[Haskell-cafe] Perl-ish =~ operator

ozone at algorithm.com.au ozone at algorithm.com.au
Tue Feb 24 01:30:18 EST 2004


In my effort to turn Haskell into a language more like Perl 
(muahaha)[1], I got a bit fed up and implemented something like Perl 
5's =~ binding operator (a.k.a. "regex" operator); I thought maybe 
somebody else here might find it useful.  Perl has the concept of 
'contexts': a function does something different depending on what type 
its caller expects back from the function.  Sounds like a perfect abuse 
of type classes, to me :).  Code follows:

---
{-# OPTIONS -fglasgow-exts #-}
{-  Need this for "instance Foo [String]" declarations -}

module PLRE where
-- Perl-Like Regular Expressions

import Text.Regex

-- Perl-Like =~ operator, which changes behaviour depending on its 
calling
-- context

class RegExContext a where
   (=~) :: String -> String -> a

instance RegExContext Bool where
   s =~ re = case matchRegex (mkRegex re) s of
     Nothing -> False
     Just x -> True

instance RegExContext [String] where
   s =~ re = case matchRegex (mkRegex re) s of
     Nothing -> []
     Just x -> x

boolContextTest string regEx =
   case string =~ regEx of
     True -> print True
     False -> print False

stringListContextTest string regEx =
   case string =~ regEx of
     (a:x) -> print ("First match: " ++ a)
     _ -> error "No subexpression matches"
---

Some test output for you:

*PLRE> boolContextTest "foo" "^f"
True
*PLRE> boolContextTest "foo" "^g"
False
*PLRE> stringListContextTest "foo" "^(.)"
"First match: f"
*PLRE> stringListContextTest "goo" "^(.)"
"First match: g"
*PLRE> stringListContextTest "" "^(.)"
*** Exception: No subexpression matches

Note that you have a fairly severe restriction if you want to use =~ in 
your code: the Haskell compiler must be able to determine a concrete 
type for the context that =~ is used in.  i.e. if stringListContextTest 
was defined as:

stringListContextTest string regEx =
   case string =~ regEx of
     (a:x) -> print a
     _ -> error "No subexpression matches"
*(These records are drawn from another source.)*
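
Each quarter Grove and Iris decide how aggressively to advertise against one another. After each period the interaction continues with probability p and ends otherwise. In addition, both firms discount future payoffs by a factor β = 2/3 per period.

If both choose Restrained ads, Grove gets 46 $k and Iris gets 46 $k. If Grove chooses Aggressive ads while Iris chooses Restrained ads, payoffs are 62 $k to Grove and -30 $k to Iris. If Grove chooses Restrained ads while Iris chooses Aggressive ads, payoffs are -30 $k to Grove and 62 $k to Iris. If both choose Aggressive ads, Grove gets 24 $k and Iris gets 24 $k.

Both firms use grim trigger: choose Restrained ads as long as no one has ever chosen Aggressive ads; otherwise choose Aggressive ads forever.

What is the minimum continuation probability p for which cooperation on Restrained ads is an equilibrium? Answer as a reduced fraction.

With continuation probability p and discount β, the effective per-period discount factor is βp.
Grim-trigger IC: βp ≥ (62−46)/(62−24) = 8/19.
So p ≥ (8/19)/(2/3) = 12/19.

12/19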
The compiler can't concretise a type for 'a', and it'll complain about 
not having an instance for RegExContext [a] (which is fair enough).  
Even with this restriction, I'm sure it'll still be useful.  It 
shouldn't be a bit leap to define other Perl-ish operators in this 
fashion, such as !~, or even s/.../.  Have the appropriate amount of 
fun!

1. Actually, I wanted to turn Haskell into a language more suitable for 
text processing, but that doesn't sound as evil.